The final questions are designed to get commenters into a frenzy.  The first two are valid:
  • How does this cover make you feel? 
  • Will it haunt [the child's] future? 
but of course, even these questions elicit the most heinous internet responses:

"Wish I was that Kid so I can have my mouth on those sweet jugs : )"    classy.

"Not being breast feed had NOT ONE negative effect on me and I'm closer to my parents than some of my peers. My first cousin breastfeeds her children until they're almost two years old and they're allergic to almost everything under sun!"  to which someone responded: "maybe if you had been breast fed you would understand the concept of sample sizes"    hahaha touche.

 And then people just started getting sarcastic..."Breastfed toddlers are also Giant Pussy Crybaby Whiners. See Science publication Vol456. The correct feeding method is Mountain Dew in a bottle with Kool ashes flicked on the head."

And this gem:
 "First of all he is four and his brother is five, and they both breastfeed. That is way beyond the point of normalcy, whether you agree with that or not ("normal" is relative, but that is a fair point, this is not average behavior). And I only took 4 classes in psych in college (please, please don't brag about this. By starting your sentence this way I have already stopped listening to you) but I am quite sure (you are the expert opinion here) that the kid will develop a different bond with people than most. It is likely that he will be much more needy for companionship (not true - several studies show similar levels of attachment to peers as well as fewer problems weaning off of transition objects like teddy bears and security blankets) since for 4 more years he had to attach himself to his mother for nutrition (what? pretty sure he ate other food - otherwise he would not be the "Giant" you claim he is) while all other kids were learning to eat by themselves.
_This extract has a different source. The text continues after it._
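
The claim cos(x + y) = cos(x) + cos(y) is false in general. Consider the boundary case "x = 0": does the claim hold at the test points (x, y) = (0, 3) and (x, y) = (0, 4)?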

I'm not saying it's a certainty, but it is a likelihood that could prove a major problem later on in life."

I am not going to take a side on this.  I am not going to use anecdotal evidence and say "I know people who breastfed past the age of four and they turned out pretty OK fine" because that is the kind of reasoning these commenters use and it is completely ineffective.  What I will say is this: people on the internet are stupid. I do realize the irony of writing all this on the internet, yes.  But just remember that opinions are opinions and facts are facts. And please don't pretend to be an expert and then admit to not being one in the same sentence.

Also, just FYI, I have never before seen the word "tits" used this many times in a comment section about a Time Magazine article. ever.